L-Value required? C programming bit pattern

void InsertA(SET *A,int elem)
{
    if( isMember(*A,elem) == false)
    {
    *A = *A || 1<<elem;; /*it says its in this row*/
    }
}

/*Error: Lvalue required in Function InsertA any thoughts on this guys? noob here

Solution

In this statement :

*A = *A || 1<<elem;; /*it says its in this row*/

We have these operators *,=,||,<<

Now look at the precedence table at

Precedence    Operator   operation                  associativity 
               --------   ---------                 ----------------
3                  *       Indirection (dereference)       R to L
7                  <<       Bitwise left shift             L to R
14                 ||       Logical OR                     L to R
16                 =       Direct assignment               R to L

So lets see what happens:

1) Indirection will be performed first. There are two of them. They associate Right to Left. That means Right one will be performed first. Its important to understand that there are two dereferencing operator here which will be considered differently later when encountering the = operator.

2) A bit wise left shift will performed on 1. 3) A logical OR will be performed with *A and the result of bitwise shift. it may evaluate zero or non zero. 4) This zero/nonzero value will be assigned to *A. Here *A can be treated as lvalue in a context of = operator. If you leave this consideration it will lead to ambiguity. Because we often think of dereferencing operation like *A as an rvalue or an value to be used. Actually its a valid lvalue which will be converted implicitly to a rvalue (This is when a value which is stored at address pointed by A is returned). Otherwise *A is simply a container in memory which is open to values.

So the thing is your expression is undefined and does not make any sense why you are putting a logical value into *A. It will make more sense if you use binary or instead of logical.

Lets do that:

We have a new entry in our precedence table

Precedence OP   OPeration        Associativity 
12         |    Bitwise OR          L to R

Only change will occur in step 3 when a bitwise OR will be performed.

Lets have an example

lets say elem = 3. A is pointing to the array {1,2,3,3,4}

1) '*A's will be performed. It will just calculate the "Offsets" needed to do load or store instructions of the processor.

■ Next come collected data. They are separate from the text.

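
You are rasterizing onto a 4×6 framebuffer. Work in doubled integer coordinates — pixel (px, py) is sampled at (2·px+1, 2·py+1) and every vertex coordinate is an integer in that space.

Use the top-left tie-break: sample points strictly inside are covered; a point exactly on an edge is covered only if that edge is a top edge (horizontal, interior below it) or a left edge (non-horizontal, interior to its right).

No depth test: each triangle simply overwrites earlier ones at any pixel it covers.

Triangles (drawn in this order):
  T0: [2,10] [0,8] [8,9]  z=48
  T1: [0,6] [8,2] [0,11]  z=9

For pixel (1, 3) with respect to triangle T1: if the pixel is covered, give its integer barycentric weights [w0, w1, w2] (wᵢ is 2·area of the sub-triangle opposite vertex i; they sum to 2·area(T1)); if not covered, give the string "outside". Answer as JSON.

T0:
  2·area = 14
  edge (2, 10)→(0, 8): d=(-2,-2) top-left  bias=+0
  edge (0, 8)→(8, 9): d=(8,1) right/bottom  bias=-1
  edge (8, 9)→(2, 10): d=(-6,1) right/bottom  bias=-1
    (0,4)@(1, 9): e=[0,7,7] → #  [on edge]
    (1,4)@(3, 9): e=[4,5,5] → #
    (2,4)@(5, 9): e=[8,3,3] → #
    (3,4)@(7, 9): e=[12,1,1] → #
    (0,5)@(1, 11): e=[-4,23,-5] → ·
    (1,5)@(3, 11): e=[0,21,-7] → ·  [on edge]
    (2,5)@(5, 11): e=[4,19,-9] → ·
    (3,5)@(7, 11): e=[8,17,-11] → ·
  covered (4 px):
    · · · ·
    · · · ·
    · · · ·
    · · · ·
    # # # #
    · · · ·
T1:
  2·area = 40
  edge (0, 6)→(8, 2): d=(8,-4) top-left  bias=+0
  edge (8, 2)→(0, 11): d=(-8,9) right/bottom  bias=-1
  edge (0, 11)→(0, 6): d=(0,-5) top-left  bias=+0
    (3,1)@(7, 3): e=[4,1,35] → #
    (1,2)@(3, 5): e=[4,21,15] → #
    (2,2)@(5, 5): e=[12,3,25] → #
    (3,2)@(7, 5): e=[20,-15,35] → ·
    (0,3)@(1, 7): e=[12,23,5] → #
    (2,3)@(5, 7): e=[28,-13,25] → ·
    (0,4)@(1, 9): e=[28,7,5] → #
    (1,4)@(3, 9): e=[36,-11,15] → ·
    (0,5)@(1, 11): e=[44,-9,5] → ·
  covered (6 px):
    · · · ·
    · · · #
    · # # ·
    # # · ·
    # · · ·
    · · · ·

Final: [5,15,20]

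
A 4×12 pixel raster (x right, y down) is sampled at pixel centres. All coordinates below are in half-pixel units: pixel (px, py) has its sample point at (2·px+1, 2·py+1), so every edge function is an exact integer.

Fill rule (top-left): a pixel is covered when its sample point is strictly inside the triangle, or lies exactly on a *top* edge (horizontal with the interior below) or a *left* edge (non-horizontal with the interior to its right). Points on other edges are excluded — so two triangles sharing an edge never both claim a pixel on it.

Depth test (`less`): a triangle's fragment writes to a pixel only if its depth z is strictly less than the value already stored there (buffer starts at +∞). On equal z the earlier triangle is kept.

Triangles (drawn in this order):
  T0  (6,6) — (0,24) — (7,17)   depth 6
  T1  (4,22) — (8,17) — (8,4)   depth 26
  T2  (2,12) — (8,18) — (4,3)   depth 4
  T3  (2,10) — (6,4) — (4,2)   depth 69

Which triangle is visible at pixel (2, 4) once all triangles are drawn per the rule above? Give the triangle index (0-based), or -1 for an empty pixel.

T0:
  2·area = 84  (B↔C swapped to make it positive)
  edge (6, 6)→(7, 17): d=(1,11) right/bottom  bias=-1
  edge (7, 17)→(0, 24): d=(-7,7) right/bottom  bias=-1
  edge (0, 24)→(6, 6): d=(6,-18) top-left  bias=+0
    (3,1)@(7, 3): e=[-14,98,0] → ·  [on edge]
    (2,4)@(5, 9): e=[14,70,0] → █  [on edge]
    (3,4)@(7, 9): e=[-8,56,36] → ·
    (2,5)@(5, 11): e=[16,56,12] → █
    (3,5)@(7, 11): e=[-6,42,48] → ·
    (2,6)@(5, 13): e=[18,42,24] → █
    (3,6)@(7, 13): e=[-4,28,60] → ·
    (1,7)@(3, 15): e=[42,42,0] → █  [on edge]
    (3,7)@(7, 15): e=[-2,14,72] → ·
    (1,8)@(3, 17): e=[44,28,12] → █
    (3,8)@(7, 17): e=[0,0,84] → ·  [on edge]
    (1,9)@(3, 19): e=[46,14,24] → █
    (2,9)@(5, 19): e=[24,0,60] → ·  [on edge]
    (0,10)@(1, 21): e=[70,14,0] → █  [on edge]
    (1,10)@(3, 21): e=[48,0,36] → ·  [on edge]
    (0,11)@(1, 23): e=[72,0,12] → ·  [on edge]
  covered (9 px):
    · · · ·
    · · · ·
    · · · ·
    · · · ·
    · · █ ·
    · · █ ·
    · · █ ·
    · █ █ ·
    · █ █ ·
    · █ · ·
    █ · · ·
    · · · ·
T1:
  2·area = 52  (B↔C swapped to make it positive)
  edge (4, 22)→(8, 4): d=(4,-18) top-left  bias=+0
  edge (8, 4)→(8, 17): d=(0,13) right/bottom  bias=-1
  edge (8, 17)→(4, 22): d=(-4,5) right/bottom  bias=-1
    (3,4)@(7, 9): e=[2,13,37] → █
    (3,5)@(7, 11): e=[10,13,29] → █
    (3,6)@(7, 13): e=[18,13,21] → █
    (3,7)@(7, 15): e=[26,13,13] → █
    (3,8)@(7, 17): e=[34,13,5] → █
    (2,9)@(5, 19): e=[6,39,7] → █
    (3,9)@(7, 19): e=[42,13,-3] → ·
    (2,10)@(5, 21): e=[14,39,-1] → ·
  covered (6 px):
    · · · ·
    · · · ·
    · · · ·
    · · · ·
    · · · █
    · · · █
    · · · █
    · · · █
    · · · █
    · · █ ·
    · · · ·
    · · · ·
T2:
  2·area = 66  (B↔C swapped to make it positive)
  edge (2, 12)→(4, 3): d=(2,-9) top-left  bias=+0
  edge (4, 3)→(8, 18): d=(4,15) right/bottom  bias=-1
  edge (8, 18)→(2, 12): d=(-6,-6) top-left  bias=+0
    (2,3)@(5, 7): e=[17,1,48] → █
    (3,3)@(7, 7): e=[35,-29,60] → ·
    (1,4)@(3, 9): e=[3,39,24] → █
    (3,4)@(7, 9): e=[39,-21,48] → ·
    (0,5)@(1, 11): e=[-11,77,0] → ·  [on edge]
    (1,5)@(3, 11): e=[7,47,12] → █
    (3,5)@(7, 11): e=[43,-13,36] → ·
    (1,6)@(3, 13): e=[11,55,0] → █  [on edge]
    (3,6)@(7, 13): e=[47,-5,24] → ·
    (1,7)@(3, 15): e=[15,63,-12] → ·
    (2,7)@(5, 15): e=[33,33,0] → █  [on edge]
    (3,7)@(7, 15): e=[51,3,12] → █
    (3,8)@(7, 17): e=[55,11,0] → █  [on edge]
  covered (10 px):
    · · · ·
    · · · ·
    · · · ·
    · · █ ·
    · █ █ ·
    · █ █ ·
    · █ █ ·
    · · █ █
    · · · █
    · · · ·
    · · · ·
    · · · ·
T3:
  2·area = 20  (B↔C swapped to make it positive)
  edge (2, 10)→(4, 2): d=(2,-8) top-left  bias=+0
  edge (4, 2)→(6, 4): d=(2,2) right/bottom  bias=-1
  edge (6, 4)→(2, 10): d=(-4,6) right/bottom  bias=-1
    (1,0)@(3, 1): e=[-10,0,30] → ·  [on edge]
    (2,1)@(5, 3): e=[10,0,10] → ·  [on edge]
    (2,2)@(5, 5): e=[14,4,2] → █
    (3,2)@(7, 5): e=[30,0,-10] → ·  [on edge]
    (1,3)@(3, 7): e=[2,12,6] → █
    (2,3)@(5, 7): e=[18,8,-6] → ·
    (1,4)@(3, 9): e=[6,16,-2] → ·
  covered (2 px):
    · · · ·
    · · · ·
    · · █ ·
    · █ · ·
    · · · ·
    · · · ·
    · · · ·
    · · · ·
    · · · ·
    · · · ·
    · · · ·
    · · · ·

Z-buffer (winner per pixel, '.' = empty):
  . . . .
  . . . .
  . . 3 .
  . 3 2 .
  . 2 2 1
  . 2 2 1
  . 2 2 1
  . 0 2 2
  . 0 0 2
  . 0 1 .
  0 . . .
  . . . .

Answer: 2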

2)we will get a constant bit pattern : 1 << 3 = 1000 3)now for | we need rvalues as both operands. So now a load instruction will be performed to fetch the value stored in the memory. Say its 2. So we will get 0010 | 1000 = 1010 4)A store instruction will be performed to put this bit pattern into the memory so the array will look like {1,A,3,3,4}

Explanation for too much verbosity: I think this can help if future users who will try to find how to dissect a complicated expression by language rules.